Czech firms urgently need labour force from the East and this “semi-legal Polish path” is the only possibility for them to get such employees quickly.

The paper points to the Rohlik.cz online supermarket company, where the police recently detained 85 Ukrainians whom a Polish labour agency sent to the Czech Republic. This is just one case of many though there are no official statistics of this kind.

“I estimate that thousands of foreigners are entering our country this way. The Polish path helps fill the vacancies in Czech firms for which we have had no staff for long,” Jaroslava Rezlerova, general director of the ManpowerGroup and president of the Association of Personnel Services Providers, told LN.

Other job mediators as well as the Czech Chamber of Commerce have confirmed this trend.

“Firms suffer from an acute lack of people and if the state does not make the employment of foreigners easier, similar cases may repeat,” Chamber of Commerce spokesman Miroslav Diro said.

LN writes that this process is risky since employees can only be sent from Poland to another EU country on the basis of a clear relation between the firm and its employee’s task in the foreign country.

However, many Ukrainians are heading for the Czech Republic with a Polish contract directly without having worked in Poland at all.

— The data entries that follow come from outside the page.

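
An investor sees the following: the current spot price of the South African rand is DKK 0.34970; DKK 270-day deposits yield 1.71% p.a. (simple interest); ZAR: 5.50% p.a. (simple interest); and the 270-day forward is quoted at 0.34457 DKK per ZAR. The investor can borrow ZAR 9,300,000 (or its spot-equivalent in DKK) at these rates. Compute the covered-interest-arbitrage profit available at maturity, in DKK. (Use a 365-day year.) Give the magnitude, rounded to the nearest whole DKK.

DKK 41,528

T = 270/365 years.
Route A — deposit ZAR, sell forward: 9,300,000 × 1.040684932 × 0.34457 = DKK 3,334,875.91.
Route B — convert at spot, deposit DKK: 9,300,000 × 0.34970 × 1.012649315 = DKK 3,293,348.23.
The quoted forward overvalues ZAR, so borrow DKK, buy ZAR at spot, deposit the ZAR at 5.50%, and sell the proceeds forward at 0.34457.
Arbitrage profit = |3,334,875.91 − 3,293,348.23| = DKK 41,528.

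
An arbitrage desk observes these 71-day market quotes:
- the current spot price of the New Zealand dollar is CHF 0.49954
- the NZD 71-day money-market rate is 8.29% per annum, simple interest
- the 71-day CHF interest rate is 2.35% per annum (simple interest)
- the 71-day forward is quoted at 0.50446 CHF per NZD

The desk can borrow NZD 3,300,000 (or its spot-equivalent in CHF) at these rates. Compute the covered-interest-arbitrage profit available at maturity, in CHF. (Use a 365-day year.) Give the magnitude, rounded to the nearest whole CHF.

T = 71/365 years.
Route A — deposit NZD, sell forward: 3,300,000 × 1.016125753 × 0.50446 = CHF 1,691,562.83.
Route B — convert at spot, deposit CHF: 3,300,000 × 0.49954 × 1.004571233 = CHF 1,656,017.60.
The quoted forward overvalues NZD, so borrow CHF, buy NZD at spot, deposit the NZD at 8.29%, and sell the proceeds forward at 0.50446.
The gap between the two covered legs is CHF 35,545.

CHF 35,545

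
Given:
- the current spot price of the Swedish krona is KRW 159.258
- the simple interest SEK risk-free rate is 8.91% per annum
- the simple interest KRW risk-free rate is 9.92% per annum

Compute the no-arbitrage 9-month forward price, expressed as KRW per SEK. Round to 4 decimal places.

160.3888

T = 9/12 years.
KRW accumulates by 1 + 0.0992×9/12 = 1.074400.
SEK growth factor: 1 + 0.0891×9/12 = 1.066825.
Forward (KRW per SEK) = 159.258 × 1.074400 / 1.066825 = 160.388813.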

This is why Czech firms risk that these workers might be expelled if the foreigner police reveal them.

Rezlerova admits that this practice is illegal, but she blames the Czech government for not having solved the problem for long.

It has been more and more complicated to get Ukrainian workers to the Czech Republic legally. Unlike the neighbouring Poland where working visas are often issued within a week, Czech authorities process the same applications for up to six months, LN writes.

According to official statistics 81,209 Ukrainians had permanent residence and another 29,036 temporary residence in the Czech Republic at the end of last year.

Czech employers need to fill some 140,000 vacancies at present. They mainly seek qualified manual workers as well as drivers, warehousemen, bakers and so on.

A Ukrainian worker who seeks a job in the Czech Republic can either apply for an employee card, combining resident and work permits, individually or hope that the Czech firm with which he wants to work has voluntarily joined the “Special Regime Ukraine” government programme government that was launched last summer. It should help get Ukrainian workforce to the Czech Republic quickly.

Within this programme, firms offering vacancies register with the Industry and Trade Ministry, choose Ukrainians from its list and apply for employer cards for them without an obligatory electronic registration in the Visapoint system.

A total of 4735 job applications (from 361 firms) have been included in the regime as of March 13, 2017. Nevertheless it still lasts several months to process an application.

Polish authorities are much more flexible in this respect. They issued more than one million visas to Ukrainians citizens last year. The Czech programme is supposed to process only 8300 job applications a year, while Czech firms would welcome many times higher number of foreign workers, LN says.